Eheem - Steve, what kind of site was this (ref your search word)? ;-)
@Magnus: We did not test that, but looking at the code in Reflector indicate that it will have no effect.
@Linus: There is a small difference between R1 and R2 Beta :-)
Content: 750K of html in MainBody
Cache is cleared
Time to load:
R1: 140765ms
R2: 113ms
Good work guys and girls!
A small clarification for you working with CMS6, the truth is normally not that bad as Steves figures tell.
The parser used in PropertyXhtmlString in CMS6R2 is faster than the one used in CMS6 but the difference is normally not that big as Steves figures show.
The reason for Steves large figures for the CMS6 parser is because the parser in CMS6 uses a DTD during parsing. This DTD is loaded on the first parsing request (and then cached) meaning the first request for the parser pays a high price (which explains the figure).

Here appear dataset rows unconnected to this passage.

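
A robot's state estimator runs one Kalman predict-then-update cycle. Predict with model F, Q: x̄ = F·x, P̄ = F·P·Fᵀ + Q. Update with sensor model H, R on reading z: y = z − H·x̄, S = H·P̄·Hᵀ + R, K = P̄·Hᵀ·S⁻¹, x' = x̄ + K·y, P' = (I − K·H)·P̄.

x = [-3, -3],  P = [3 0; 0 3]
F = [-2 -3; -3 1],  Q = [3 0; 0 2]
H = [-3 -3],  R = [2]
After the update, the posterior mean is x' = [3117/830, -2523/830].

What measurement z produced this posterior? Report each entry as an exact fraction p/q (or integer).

x̄ = F·x = [15, 6]
P̄ = F·P·Fᵀ + Q = [42 9; 9 32]
S = H·P̄·Hᵀ + R = [830]
K = P̄·Hᵀ·S⁻¹ = [-153/830; -123/830]
x' − x̄ = [-9333/830, -7503/830] = K·y
y = (KᵀK)⁻¹·Kᵀ·(x' − x̄) = [61]
z = y + H·x̄ = [61] + [-63] = [-2]

z = [-2]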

Interesting point Johan. Is the DTD loaded and cached for the entire site? Or is it per page data in the cache?
I'm getting mixed results in my tests. If I load the start page first, should that load the DTD too? Also for that slow page?
The DTD is not threadsafe so we actually cache it on a per thread basis (it is marked with ThreadStatic attribute). So to get an accurate test the same thread that you measure time on should have accessed the DTD before the time is measured.
You can ensure the DTD is parsed/loaded by explicitly create an instance of EPiServer.Web.HtmlRewritePipe (the dtd is parsed in the constructor) before the test.